Quando Sam Bourne, que é o pseudônimo do jornalista Jonathan
Freedland (48), escreveu e lançou o livro O Código dos Justos em 2006, seu novo romance
foi prontamente comparado com o Código Da
Vinci e Bourne apontado como o “novo Dam Brown” – os dois tem quase a mesma
idade, parem com isso. O que pode ser discutido é a influência que Brown teve
sobre Bourne, que se torna evidente pelo estilo de escrita que ele apresenta em
seu romance. Mas por causa desse apelo da mídia para tentar promover o livro de
Bourne, ela acaba criando uma concorrência desnecessária. Quem já leu “Da
Vinci” e vai começar a ler “os Justos” acaba prestando atenção nos detalhes que
possam ligar os dois autores e procurar as semelhanças de um e outro para
formular a sua própria crítica em cima disso.
A história começa com Will Monroe, um
jornalista recém-chegado ao New York
Times cobrindo seu primeiro caso de homicídio em Manhattan. Um homem é
brutalmente esfaqueado. Seria só mais um caso comum, uma rixa entre bandidos ou
acerto de contas, mas um detalhe saltava aos olhos: a vítima foi anestesiada
antes de morrer e cuidadosamente coberta no local do crime. Durante as investigações
Will descobre duas coisas que não fazem o menor sentido numa mesma frase: o
homem era um cafetão e tido como homem bom. O contraditório caso deixou uma
pulga do tamanho de um alce atrás da orelha do jornalista e claro que nosso
protagonista, como se faz necessário dentre o universo dos romances de suspenses
investigativos da “Cartilha Dashiell Hammett” de qualidade, é completamente curioso
e não deixa os detalhes passar em vão.
Sua investigação sobre o caso lhe rende
a primeira página do Times, e por
causa do seu repentino sucesso, sem muito tempo para digerir toda essa ideia,
Will precisa ir para Montana investigar mais um cruel homicídio. Quando chega
até seu destino descobre mais uma vez que a vítima também havia feito um ato de
extrema bondade antes de morrer violentamente. Ainda antes que descobrisse qual
a ligação entre esses dois casos recebe uma mensagem de texto anônima em seu
celular que muda sua rotina a partir dali transformando sua vida no maior
inferno... "Estamos com sua mulher. Não chame a polícia, ou se
arrependerá. Para sempre".
Ao retornar para Nova York descontroladamente, Will recorre
a um velho amigo expert em computação chamado Tom, que o auxilia na busca por
sua amada esposa Beth. Juntos eles descobrem que a mensagem partiu do Brooklyn,
mais especificadamente de uma parte judaica ortodoxa. Quando se dá conta, Will
está se envolvendo com gente da mais alta cúpula da comunidade hasídica de Nova
York. Toda a história é recheada de dramaticidade envolvendo lendas e
singularidades da congregação judaica. A trama se desenrola sobre uma lenda que
aponta 36 pessoas justas que dão o equilíbrio necessário para o mundo existir
em harmonia.
“Segundo a lenda Hasídica, em todas as
gerações há 36 homens justos aos olhos de Deus, servem ao bem da humanidade,
são desconhecidos, são homens comuns, pecadores que não procuram realizações
pessoais, e não sabem que são a salvação da humanidade perante a ira de Deus.

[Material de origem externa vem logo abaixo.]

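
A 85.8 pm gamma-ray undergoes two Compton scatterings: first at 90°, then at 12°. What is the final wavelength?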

Eles são a justificativa para que Deus não destrua a todos nós.
Se um dos justos perecer, e Deus não
for capaz de encontrar alguém humilde, sincero, e de coração puro para
substitui-lo, então.... O mundo acabará imediatamente! ”

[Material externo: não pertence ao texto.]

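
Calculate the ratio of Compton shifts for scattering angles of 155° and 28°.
155° produces the larger shift by a factor of 16.286

Calculate both shifts using Δλ = λ_C(1 - cos θ):

For θ₁ = 28°:
Δλ₁ = 2.4263 × (1 - cos(28°))
Δλ₁ = 2.4263 × 0.1171
Δλ₁ = 0.2840 pm

For θ₂ = 155°:
Δλ₂ = 2.4263 × (1 - cos(155°))
Δλ₂ = 2.4263 × 1.9063
Δλ₂ = 4.6253 pm

The 155° angle produces the larger shift.
Ratio: 4.6253/0.2840 = 16.286

(Intermediate values are shown rounded; full precision is carried through to the final answer.)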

Na procura por pistas que possam leva-lo ao paradeiro de sua
donzela, nosso herói descobre muitos inimigos, mas também alguns aliados. Ele
recebe mensagens de algum estranho, totalmente decodificadas, que parecem
querer ajuda-lo a chegar até sua esposa. Nesse momento somos apresentados ao
melhor personagem de todo o livro, sua ex-namorada e mestre em misticismo
judaico, TC. Ela se torna mais relevante para o desenrolar da trama que o
próprio Will, que aliás é muito sem sal. Assim como Indiana Jones em Caçadores da Arca Perdida que se
existisse ou não, os nazistas teriam encontrado a Arca, levado para a ilha e todos
morreriam ao abri-la, exatamente como aconteceu, Will é quase irrelevante para
a história. Temos no livro um protagonista que não passa muito carisma, não me
parece inteligente e sempre precisa da ajuda de terceiros, muito diferente do
respeitado Robert Langdon – e dá-lhe comparação. TC então se encarrega de ser o
cérebro das operações. Ela desvenda a maioria dos mistérios e ainda se revela
uma personagem carismática e com muita carga dramática. Se fosse um filme da
Fox, certamente TC ganharia seu filme solo.
A obra acerta em cheio por explorar a sociedade judaica. O
suspense está presente e fixa a atenção. A leitura informal em primeira pessoa
é gostosa e se desenrola com facilidade. O leitor se sente preso, no bom
sentido, à leitura. Bourne peca apenas por querer estender demais a trama. As
476 páginas, mesmo que aconteça algo de relevante na maioria delas, se torna um
pouco cansativa. Poderia ser um pouco mais direta e objetiva. Outro ponto que
não combinou é o título “abrasileirado”. Em inglês o livro se chama “The
Righteous Men” que ficaria “Os Homens Justos”, mas voltando àquela história do
começo deste texto, colocamos esse pequeno feito na conta dos publicitários que
mais uma vez tentaram colocar nos estandes um nome de impacto, nada criativo,
para a disputa com Dan Brown.
Explorar o misticismo judaico, as lendas do Talmude e os
ensinamentos da Cabala refletem em um livro extremamente intrigante, sarcástico, cheio de referências e figuras de linguagem a
obra de Bourne possui um humor pontual. Os personagens contidos nesse livro são mais humanizados tornando
o livro mais crível em alguns aspectos, embora obrigue o leitor a
acreditar em coincidências num nível acima das probabilidades estatísticas,
absurdas até mesmo para Lewis Carroll e seu Alice
No País das Maravilhas. O
resultado da leitura de “O Código dos
Justos” também conhecido como “O
Código Da Vinci Judeu”, é positivo. Embora muito criticado, alguns
elementos foram de bom grado. A maneira como ele relata os assassinatos de
alguns dos justos, como o pastor que é
executado no Rio de Janeiro, o homem de negócios bem-sucedido que aparece morto
na Tailândia e o adolescente indiano que é estrangulado em Mumbai, criam uma
fissura entre o enredo principal e os acontecimentos a milhares de quilômetros
dali, trazendo a público a memória desses personagens tão importantes para a
história da humanidade. Um desafio para o leitor decifrar todos os
códigos e enigmas contidos neste thriller. Impossível descobrir o que realmente
acontece, ou quem está por trás de todo o enigma. Quando você pensa que está
prestes a fazer uma revelação, um novo quebra-cabeças é apresentado. O final
é surpreendente, quando você espera que a história acabe com um clichê
costumeiro, ela tem um desfecho tocante.